All that helpless victims can do is to react to their circumstances with anger, blame, shame, hatred, revenge, resentment, bitterness, depression, or despair.  But people who believe in their vision of who God has created them to be meet their lives, not with reactivity, but with response-ability.  They have the ability to respond creatively to their life’s circumstances, based not on the way things are, but on the way God intends things to be.  They ask for God’s highest will for themselves and those around them, and they receive all they need. They persistently seek the fulfillment of their vision, and they find what they are looking for as they are ready to receive it. They knock, and the door of new opportunities opens to them, as they are ready to enter it. 

God gave us the ability to move from victims to visionaries, to move from reactivity to creative response-ability.  Don’t you think that God hopes that we will develop these spiritual abilities as we face all the challenging circumstances of our mortal life?

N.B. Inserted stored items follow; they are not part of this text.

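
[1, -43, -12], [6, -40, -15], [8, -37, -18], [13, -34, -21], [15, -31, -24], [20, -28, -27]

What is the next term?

[22, -25, -30]

First part goes 1, 6, 8, 13, 15, 20 → 22 (alternating steps +5, +2, +5, +2, …).
Second part goes -43, -40, -37, -34, -31, -28 → -25 (+3 each step).
Third part: -12, -15, -18, -21, -24, -27 → -30 (−3 each step).
Combining the parts gives [22, -25, -30].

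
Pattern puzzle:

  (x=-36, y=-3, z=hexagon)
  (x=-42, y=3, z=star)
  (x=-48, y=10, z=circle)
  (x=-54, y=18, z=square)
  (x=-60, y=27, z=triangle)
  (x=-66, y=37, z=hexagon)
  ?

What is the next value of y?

X — −6 each step: -36, -42, -48, -54, -60, -66 → -72.
Y: -3, 3, 10, 18, 27, 37 → 48 (differences are 6, 7, 8, … (increasing by 1 each time)).
Z: repeats hexagon → star → circle → square → triangle, so hexagon, star, circle, square, triangle, hexagon → star.

48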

Is there a part of your life where you feel like a victim of your life’s circumstances?  If Jesus were next to you, sensing a place in your life where you feel victimized or stuck, and asked if you want to become whole, healthy, and fully alive, what vision of yourself as God’s beloved child might stir within your soul?  What does your soul most deeply want? Can you work on discerning that vision? Can you then claim that vision, hold it in front of you, stand up, and take the first steps into a fuller more abundant life that you and God create together?